Добавить в цитаты Настройки чтения

Страница 42 из 63

Ева прошла в квартиру и, вспомнив все то, что произошло здесь пару дней назад, заметила, как блестят глаза у Бернара. Они подумали об одном и том же. А когда она увидела низко подвешенную лампу, по форме напоминающую мыльный пузырь, то ей почему-то стало весело. Как же могло случиться, что она так быстро забыла Вадима, Москву, Гришу и свои картины? Она словно бы парила над своим прошлым, сожалея, что проснулась так поздно. Ей было уже двадцать девять лет, а она впервые так безоглядно влюбилась.

— Неужели ты весь день просидел в душной квартире? Ты хотя бы обедал?

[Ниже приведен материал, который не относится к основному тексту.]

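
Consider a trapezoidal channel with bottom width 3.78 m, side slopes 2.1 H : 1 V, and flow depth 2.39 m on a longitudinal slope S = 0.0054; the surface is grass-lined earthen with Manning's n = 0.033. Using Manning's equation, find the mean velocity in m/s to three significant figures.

2.80 m/s

A = (b + z·y)·y = (3.78 + 2.1×2.39)×2.39 = 21.03 m²
P = b + 2y√(1+z²) = 3.78 + 2×2.39×√(1+2.1²) = 14.90 m
R = A/P = 21.03/14.90 = 1.412 m
Q = (1/n)·A·R^(2/3)·S^(1/2) = (1/0.033) × 21.03 × 1.412^(2/3) × 0.0054^(1/2) = 58.93 m³/s
V = Q/A = 58.93/21.03 = 2.802 m/s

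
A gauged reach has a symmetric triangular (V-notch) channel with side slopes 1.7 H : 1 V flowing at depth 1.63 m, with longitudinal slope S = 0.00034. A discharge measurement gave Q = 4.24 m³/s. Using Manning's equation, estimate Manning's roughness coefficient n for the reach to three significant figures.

A = z·y² = 1.7×1.63² = 4.517 m²
P = 2y√(1+z²) = 2×1.63×√(1+1.7²) = 6.430 m
R = A/P = 4.517/6.430 = 0.7025 m
n = (1/Q)·A·R^(2/3)·S^(1/2) = (1/4.24) × 4.517 × 0.7902 × 0.01844 = 0.01552

0.0155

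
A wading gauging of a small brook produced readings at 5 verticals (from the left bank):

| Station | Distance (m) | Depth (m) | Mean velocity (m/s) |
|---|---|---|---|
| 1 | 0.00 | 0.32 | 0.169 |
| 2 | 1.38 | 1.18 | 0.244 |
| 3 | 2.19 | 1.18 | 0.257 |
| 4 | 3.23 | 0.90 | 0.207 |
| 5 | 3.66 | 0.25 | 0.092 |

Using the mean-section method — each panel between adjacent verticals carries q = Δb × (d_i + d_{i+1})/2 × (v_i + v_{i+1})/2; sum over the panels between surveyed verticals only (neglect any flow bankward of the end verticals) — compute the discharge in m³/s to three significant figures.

0.741 m³/s

Panel 1-2: Δb = 1.38 m, d̄ = (0.32+1.18)/2 = 0.75, v̄ = (0.169+0.244)/2 = 0.2065 → q = 1.38×0.75×0.2065 = 0.2137 m³/s
Panel 2-3: Δb = 0.81 m, d̄ = (1.18+1.18)/2 = 1.18, v̄ = (0.244+0.257)/2 = 0.2505 → q = 0.81×1.18×0.2505 = 0.2394 m³/s
Panel 3-4: Δb = 1.04 m, d̄ = (1.18+0.90)/2 = 1.04, v̄ = (0.257+0.207)/2 = 0.232 → q = 1.04×1.04×0.232 = 0.2509 m³/s
Panel 4-5: Δb = 0.43 m, d̄ = (0.90+0.25)/2 = 0.575, v̄ = (0.207+0.092)/2 = 0.1495 → q = 0.43×0.575×0.1495 = 0.03696 m³/s
Q = Σ q = 0.7411 m³/s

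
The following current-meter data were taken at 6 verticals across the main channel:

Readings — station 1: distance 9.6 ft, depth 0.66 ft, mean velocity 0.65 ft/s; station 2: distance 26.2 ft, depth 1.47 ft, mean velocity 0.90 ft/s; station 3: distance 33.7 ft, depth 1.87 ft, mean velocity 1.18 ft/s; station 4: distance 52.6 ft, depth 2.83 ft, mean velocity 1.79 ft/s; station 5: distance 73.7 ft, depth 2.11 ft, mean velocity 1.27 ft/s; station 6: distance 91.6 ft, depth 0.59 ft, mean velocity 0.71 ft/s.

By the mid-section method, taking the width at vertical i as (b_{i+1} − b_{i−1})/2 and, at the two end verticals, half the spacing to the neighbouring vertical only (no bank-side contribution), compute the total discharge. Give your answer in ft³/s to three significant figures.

w_1 = (26.2 − 9.6)/2 = 8.3 ft; q_1 = 0.65 × 0.66 × 8.3 = 3.561 ft³/s
w_2 = (33.7 − 9.6)/2 = 12.05 ft; q_2 = 0.90 × 1.47 × 12.05 = 15.94 ft³/s
w_3 = (52.6 − 26.2)/2 = 13.2 ft; q_3 = 1.18 × 1.87 × 13.2 = 29.13 ft³/s
w_4 = (73.7 − 33.7)/2 = 20 ft; q_4 = 1.79 × 2.83 × 20 = 101.3 ft³/s
w_5 = (91.6 − 52.6)/2 = 19.5 ft; q_5 = 1.27 × 2.11 × 19.5 = 52.25 ft³/s
w_6 = (91.6 − 73.7)/2 = 8.95 ft; q_6 = 0.71 × 0.59 × 8.95 = 3.749 ft³/s
Q = Σ qᵢ = 205.9 ft³/s

206 ft³/s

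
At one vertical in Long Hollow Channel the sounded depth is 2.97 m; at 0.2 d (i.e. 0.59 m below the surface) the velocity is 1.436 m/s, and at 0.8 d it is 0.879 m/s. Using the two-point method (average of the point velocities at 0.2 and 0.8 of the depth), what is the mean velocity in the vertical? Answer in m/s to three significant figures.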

— Да. Я съел яблоко и грушу.

— Знаешь, Бернар, я сегодня сделала набросок с Натали. Ты не знаешь, зачем ей все это нужно?

— Знаю. Это все Симон, старый идиот. Он внушил ей, что необходимо подробнейшим образом вспомнить свое прошлое… Видишь ли, в молодости Натали перенесла тяжелое нервное потрясение. Кажется, оно было связано с безумной и романтической любовью. Что-то там произошло, и она осталась одна. Потом вышла замуж за известного в Париже ювелира, Ги Субиза, и прожила с ним достаточно долго, потом он умер, ну а остальное ты знаешь.

— Но ты ничего не сказал о портрете! Ну и пусть бы она себе вспоминала прошлое, а зачем ей портрет?

— Понимаешь, у нее никогда не было детей. Может быть, она хочет посмотреть, как могла бы выглядеть ее неродившаяся дочь? Ее трудно понять, а фантазий ей не занимать. Кроме того, это же развлечение. У нее крайне однообразная жизнь.

— Бернар, я хотела тебя спросить…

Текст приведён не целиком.